田中氏の実績は表でも裏でも、ルーキー時代から飛び抜けていた。20代で代議士になるや、第2次吉田内閣誕生の功労者となる。炭鉱国管汚職事件で逮捕されるも、獄中から立候補して2度目の当選を果たす(後に無罪)。いかにもという感じだが、汚職は決して田中氏の専売特許ではない。戦後の首相経験者に限定し、黒い経歴を追ってみる。
造船疑獄に関与した池田、佐藤の両氏は、指揮権発動で辛うじて逮捕を免れている。ちなみに同件で、清廉のイメージが強い石橋、三木の両氏まで事情聴取されている。田中氏のライバルだった福田氏は大蔵省時代、昭電疑獄に連座し収賄容疑で逮捕された。鈴木氏も共和事件で証人喚問されているし、細川氏は佐川急便問題で政権を放り出した。橋本氏は日歯連事件が記憶に新しい。
岸氏も造船疑獄で事情聴取されるなど、黒い噂が絶えなかった。リクルート事件に直撃されたのが中曽根、竹下、宮沢の3氏である。とりわけ中曽根氏は、「塀の上を歩いても内に落ちない男」と評されるほど疑惑まみれだったが、見事逃げ切り大勲位である。<田中的>な腐敗の罪を田中氏一人に着せるのは、正しい見方ではないと思う。
ロッキード事件のキーマンは児玉誉士夫氏だった。田中氏ら大物政治家、全日空や丸紅の関係者も、児玉氏のシナリオ通りに動く役者に過ぎなかったはずである。児玉氏といえば戦時中、児玉機関を興して天文学的な富を築いた。A級戦犯で下獄しながら釈放され、CIAの協力者になる。保守合同のスポンサーでもあり、黒幕として政界を動かした。ロッキード事件がアメリカの陰謀だとしたら、田中氏追い落としより、巨大になり過ぎた児玉氏との縁切りが目的だったのかもしれない。失脚した児玉氏に代わり、闇将軍に鎮座したのが田中氏というのも、皮肉な話ではあるが……。、
他の首相経験者に比べ、反<田中的>を旗印に政界を泳いできた小泉氏には清潔感がある。
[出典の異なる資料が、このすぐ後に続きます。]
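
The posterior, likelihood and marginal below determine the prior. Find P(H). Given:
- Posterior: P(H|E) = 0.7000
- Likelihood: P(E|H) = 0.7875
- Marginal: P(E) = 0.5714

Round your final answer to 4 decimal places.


From Bayes' theorem: P(H|E) = P(E|H) × P(H) / P(E)

Rearranging for P(H):
P(H) = P(H|E) × P(E) / P(E|H)
     = 0.7000 × 0.5714 / 0.7875
     = 0.39998000 / 0.7875
     = 0.5079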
だが、その小泉氏さえ、田中氏と無縁ではない。森前首相とともに小泉政権を支える青木参院会長は、<小田中>として政界を支配した竹下氏の大番頭で、<田中的>の継承者なのである。いや、カンフル剤的な田中氏と比べ、恒常的で柔らかい仕組みを作り上げた竹下―青木ラインは、<進化した田中的>といえなくもない。小泉氏と青木氏が長年にわたって昵懇であるという事実に、権力構造の底に潜むものを感じてしまう。